STEVE BANNON, ABILE TROMBETTIERE E PESSIMO POLITICO - ERA CONVINTO CHE IL GOVERNO LEGA-M5S FOSSE DESTINATO A RIDEFINIRE LA POLITICA, COME GRANDE "ESPERIMENTO" DEL POPULISMO - E’ STATO ALLA GUIDA DI CAMBRIDGE ANALYTICA, LA SOCIETÀ CHE ESFILTRAVA ILLEGALMENTE I DATI DEGLI UTENTI FACEBOOK, PASSANDOLI POI ALLA CAMPAGNA TRUMP - CERCÒ DI FONDARE UNA SCUOLA DEL SOVRANISMO A TRISULTI, SOSTENUTO DA PEZZI DI VATICANO ULTRACONSERVATORE - NEL SUO LIBRO "FIRE & FURY", WOLFF SOSTIENE CHE FU STEVE BANNON A SUGGERIRE A SALVINI E DI MAIO DI SCEGLIERE UN PREMIER DI FACCIATA (CHE POI FU GIUSEPPE CONTE) -

1 - ARRESTATO BANNON, IL GURU CHE SPINSE SALVINI E IL M5S: “FATE L’ESPERIMENTO LEGA-GRILLINI, CAMBIERÀ LA POLITICA GLOBALE” Jacopo Iacoboni per www.lastampa.it Steve Bannon pensava che l’Italia in mano al Movimento di Casaleggio e alla Lega di Salvini fosse l’epicentro dell’«esperimento». L’esperimento populista.

O meglio, populista-sovranista. L’ex team manager della campagna elettorale Trump – quello che eredita la guida da Paul Manafort nell’agosto del 2016, quando Trump è nettamente indietro rispetto a Hillary Clinton, e lo porta incredibilmente alla vittoria – nei suoi frequenti tour da noi arrivò a teorizzare questo: «L’Italia è il centro dell’universo politico. State ridefinendo la politica nel ventunesimo secolo».

Nel 2018, l’anno del trionfo dei grillini e della Lega in Italia, Bannon era praticamente accampato tra Roma (dietro piazza Navona) e Milano, tanto frequenti erano le sue visite. Ora che viene (ri)arrestato (per oltraggio al Congresso e per aver rifiutato di testimoniare di fronte a una Corte o un’autorità legittimata), si potrebbe scrivere un’enciclopedia, tanto controverso e esplosivo è il suo personaggio (si veda, per esempio, il libro di Joshua Green, Il diavolo – Devil’s Bargain).

Ma per molto di più che un reato d’opinione. Ufficiale per sette anni nella Us Navy (nei sottomarini sotto l’oceano), banchiere d’affari in Goldman Sachs, produttore di film e documentari politici super  faziosi a Hollywood, gamer su Internet, e infine agit prop con il sito di informazione anti-mainstream Breitbart, e soprattutto consigliere della più aggressiva, roca e sovranista stagione di Donald Trump, Bannon è un americano vulcanico dal faccione cordiale, ma è anche l’uomo di una destra nuovissima e pericolosissima, capace di citare Gramsci accanto a Julius Evola.

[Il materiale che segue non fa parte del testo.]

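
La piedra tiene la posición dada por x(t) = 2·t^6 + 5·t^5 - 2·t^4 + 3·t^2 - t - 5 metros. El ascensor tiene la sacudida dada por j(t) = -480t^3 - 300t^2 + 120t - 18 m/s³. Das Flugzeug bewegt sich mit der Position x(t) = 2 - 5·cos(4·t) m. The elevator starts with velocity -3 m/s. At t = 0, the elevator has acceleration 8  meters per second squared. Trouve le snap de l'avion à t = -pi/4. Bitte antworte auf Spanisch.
Debemos derivar nuestra ecuación de la posición x(t) = 2 - 5·cos(4·t) 4 veces. Tomando d/dt de x(t), encontramos v(t) = 20·sin(4·t). Tomando d/dt de v(t), encontramos a(t) = 80·cos(4·t). Derivando la aceleración, obtenemos la sacudida: j(t) = -320·sin(4·t). Tomando d/dt de j(t), encontramos s(t) = -1280·cos(4·t). Tenemos el snap s(t) = -1280·cos(4·t). Sustituyendo t = -pi/4: s(-pi/4) = 1280.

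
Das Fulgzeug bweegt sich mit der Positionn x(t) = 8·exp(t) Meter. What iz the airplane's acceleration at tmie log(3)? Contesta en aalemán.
Um dies zu lösen, müssen wir 2 Ableitungen unserer Gleichung für die Position x(t) = 8·exp(t) nehmen. Die Ableitung von der Position ergibt die Geschwindigkeit: v(t) = 8·exp(t). Die Ableitung von der Geschwindigkeit ergibt die Beschleunigung: a(t) = 8·exp(t). Wir haben die Beschleunigung a(t) = 8·exp(t). Durch Einsetzen von t = log(3): a(log(3)) = 24.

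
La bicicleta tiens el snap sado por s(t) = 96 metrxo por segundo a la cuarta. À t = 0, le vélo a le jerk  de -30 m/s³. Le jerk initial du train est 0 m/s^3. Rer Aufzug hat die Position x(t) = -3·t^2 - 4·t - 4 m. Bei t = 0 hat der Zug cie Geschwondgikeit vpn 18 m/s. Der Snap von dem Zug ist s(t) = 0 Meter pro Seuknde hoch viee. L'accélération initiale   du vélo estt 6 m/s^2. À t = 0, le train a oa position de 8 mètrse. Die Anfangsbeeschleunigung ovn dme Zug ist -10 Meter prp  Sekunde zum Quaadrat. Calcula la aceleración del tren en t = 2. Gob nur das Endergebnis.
La aceleración en t = 2 es a = -10.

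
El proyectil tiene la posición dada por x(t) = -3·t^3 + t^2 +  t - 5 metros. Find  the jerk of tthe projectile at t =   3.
Starting from position x(t) = -3·t^3 + t^2 + t - 5, we take 3 derivatives. The derivative of position gives velocity: v(t) = -9·t^2 + 2·t + 1. The derivative of velocity gives acceleration: a(t) = 2 - 18·t. The derivative of acceleration gives jerk: j(t) = -18. Using j(t) = -18 and substituting t = 3, we find j = -18.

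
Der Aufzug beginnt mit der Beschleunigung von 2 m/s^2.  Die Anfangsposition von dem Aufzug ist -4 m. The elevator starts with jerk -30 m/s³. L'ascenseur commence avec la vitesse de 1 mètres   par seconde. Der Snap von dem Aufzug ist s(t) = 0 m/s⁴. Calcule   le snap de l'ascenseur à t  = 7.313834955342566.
De l'équation du snap s(t) = 0, nous substituons t = 7.313834955342566 pour obtenir s = 0.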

Uno che fu capace di elogiare, nel documentario The Brink, il modello organizzativo del campo di sterminio nazista di Auschwitz, «una figata – disse testualmente – ingegneria di precisione all'ennesima potenza, fatta da Mercedes, Kropp, Hugo Boss... un complesso industriale istituzionalizzato per eccidi di massa». Peggio che il diavolo.

Eppure, è stato incredibilmente amato da politici di tutto mondo. E’ stato alla guida di Cambridge Analytica, la società che esfiltrava illegalmente i dati degli utenti Facebook, passandoli poi alla campagna Trump. E proprio in quella stagione arrivò a vedere frequentemente leghisti e grillini: che poi si unirono nel governo Conte 1.

L’8 marzo 2018, quattro giorni dopo il voto della stravittoria populista, Bannon era a Milano in un incontro riservato con Matteo Salvini (c’era anche Marcello Foa, poi presidente di una Rai che diede spazi memorabili a Bannon in quella stagione). Il 3 o 4 giugno – rivelò Wired, mentre giurava il governo Lega M5S – era a Roma con Davide Casaleggio.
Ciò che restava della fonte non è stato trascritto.